February 20th: Midterms, HSPAs, and the usual Toulmin

Hey guys, it's Jasmine.

Today in class we got our midterm essays back - good news for some, bad news for others. Mr. Lazarow went on to tell us about the HSPA's, stressing the importance of not blowing it off (unless a HSPA class seems fun to you). Of course, we continued talking about the Toulmin model. Today's big idea was...The Warrant.

The Warrant is not stated; it's inferential. It answers the question, "How does the grounds mean the claim is true?". The audience supplies the warrant, which then connects the audience with the author since common ground has been established. It makes the audience feel involved, so they're more likely to agree or buy into the argument. Warrants are: chains of reasoning, unstated assumptions, presuppostions, general principles, widely held values, commonly accepted beliefs, and appeals to human motives.

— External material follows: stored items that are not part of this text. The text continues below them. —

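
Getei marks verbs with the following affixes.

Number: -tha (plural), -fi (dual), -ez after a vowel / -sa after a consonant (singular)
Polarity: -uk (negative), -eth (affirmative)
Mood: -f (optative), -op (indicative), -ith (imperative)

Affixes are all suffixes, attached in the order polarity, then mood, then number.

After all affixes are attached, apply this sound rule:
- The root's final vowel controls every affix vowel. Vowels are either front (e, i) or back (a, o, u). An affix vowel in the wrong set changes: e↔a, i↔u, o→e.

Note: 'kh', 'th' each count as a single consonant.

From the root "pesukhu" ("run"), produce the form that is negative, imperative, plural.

Attach polarity negative -uk → pesukhuuk.
Attach mood imperative -ith → pesukhuukith.
Attach number plural -tha → pesukhuukiththa.
Apply vowel harmony: pesukhuukiththa → pesukhuukuththa.

pesukhuukuththa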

Then we talked about GASCAP, an acronym which stands for 6 strategies used to connect the evidence and the claim. A generalization infers something of the whole group from a well-chosen sample (think polling). An analogy compares two contexts (but they have to be relevant and accurately similar if you want to convince your audience). A sign indicates a certain outcome ("When there's smoke, there's fire). We stopped at causality (not casuality!).

See everyone tomorrow (except the Model Congress goers)!

1 comment:

L Lazarow said...

Hey, it's Erin.

Quick question, how do you know if your audience supplies the right warrant for your claim, or is it just obvious?